Exploring the Conversion Model from Aerosol Extinction Coefficient to PM1, PM2.5 and PM10 Concentrations

Abstract

Particle matter (PM) mass concentrations have an important influence on human and environmental health. Lidar plays an important role in the monitoring of PM concentrations. However, the accuracy of PM concentrations retrieved via lidar depends on the performance of the conversion model from the aerosol extinction coefficient (EC) to PM concentration. Therefore, surface PM concentrations, aerosol EC and five meteorological factors are used to build the conversion model that can also be applicable to lidar for retrieving PM concentrations. In this study, the traditional linear model (LM), random forest (RF) and artificial neural network (ANN) algorithms are used to estimate the mass concentrations of PM with aerodynamic diameters < 1 µm (PM1), 2.5 µm (PM2.5) and 10 µm (PM10). The influence of meteorological factors on the conversion model is analyzed. The results show that the meteorological parameters play a non-ignorable role in the model of PM retrieval based on EC, especially when retrieving PM10. Moreover, the performance of three models is investigated by comparing with the surface measurements. The results indicate that the RF and ANN models are more suitable to estimate PM than the LM model. The diurnal variations in mean relative error (MRE) from the three models are then analyzed. There is a diurnal pattern in MRE values, meaning that the maximum values occur in the afternoon and the minimum values occur at night.
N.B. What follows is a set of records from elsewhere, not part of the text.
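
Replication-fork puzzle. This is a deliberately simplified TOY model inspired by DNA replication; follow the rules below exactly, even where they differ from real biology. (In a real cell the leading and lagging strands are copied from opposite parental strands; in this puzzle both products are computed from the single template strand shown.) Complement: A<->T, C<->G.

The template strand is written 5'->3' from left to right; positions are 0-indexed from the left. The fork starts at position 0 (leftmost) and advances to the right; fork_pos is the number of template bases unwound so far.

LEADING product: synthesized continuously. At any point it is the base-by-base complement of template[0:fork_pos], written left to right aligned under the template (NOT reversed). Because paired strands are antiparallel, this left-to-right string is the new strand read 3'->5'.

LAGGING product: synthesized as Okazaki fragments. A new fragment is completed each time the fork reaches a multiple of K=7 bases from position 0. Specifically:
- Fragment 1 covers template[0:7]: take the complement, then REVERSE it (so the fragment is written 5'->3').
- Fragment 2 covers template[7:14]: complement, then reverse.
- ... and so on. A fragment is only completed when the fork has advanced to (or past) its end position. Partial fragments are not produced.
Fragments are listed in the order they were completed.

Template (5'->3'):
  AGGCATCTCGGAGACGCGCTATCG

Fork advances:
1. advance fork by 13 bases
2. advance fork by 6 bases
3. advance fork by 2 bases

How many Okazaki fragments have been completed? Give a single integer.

Step 1: advance 13 -> fork_pos = 0 + 13 = 13. Reached multiple(s) of 7: 7 -> fragment 1 completed (1 total).
Step 2: advance 6 -> fork_pos = 13 + 6 = 19. Reached multiple(s) of 7: 14 -> fragment 2 completed (2 total).
Step 3: advance 2 -> fork_pos = 19 + 2 = 21. Reached multiple(s) of 7: 21 -> fragment 3 completed (3 total).
Check: final fork_pos = 21; the multiples of 7 that are <= 21 are 7..21 -> 21 // 7 = 3 completed fragment(s).

Answer: 3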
In addition, there are subtle differences in performance between two machine learning (ML) models. After analysis, it is found that for PM10, the RF method is superior to the ANN when the EC value is small, while the ANN method is superior to the RF when the EC value is relatively high, and the EC threshold is set to 0.6 km−1. For PM1 and PM2.5 estimation, the ANN is the most appropriate model. Finally, accurate diurnal variations in PM1 and PM2.5 based on the ANN model and PM10 based on the combined model of RF and ANN (named RA) are investigated. The results exhibit that the daily maximum values of PM1, PM2.5 and PM10 in the Wuhan area all occur at approximately 08:00–10:00 local time (LT), which is mainly due to the impact of commuter vehicle emissions and the impact of secondary photochemistry response aggravated by sufficient illumination and temperature rises after sunrise. These research results provide an important basis for particulate matter monitoring.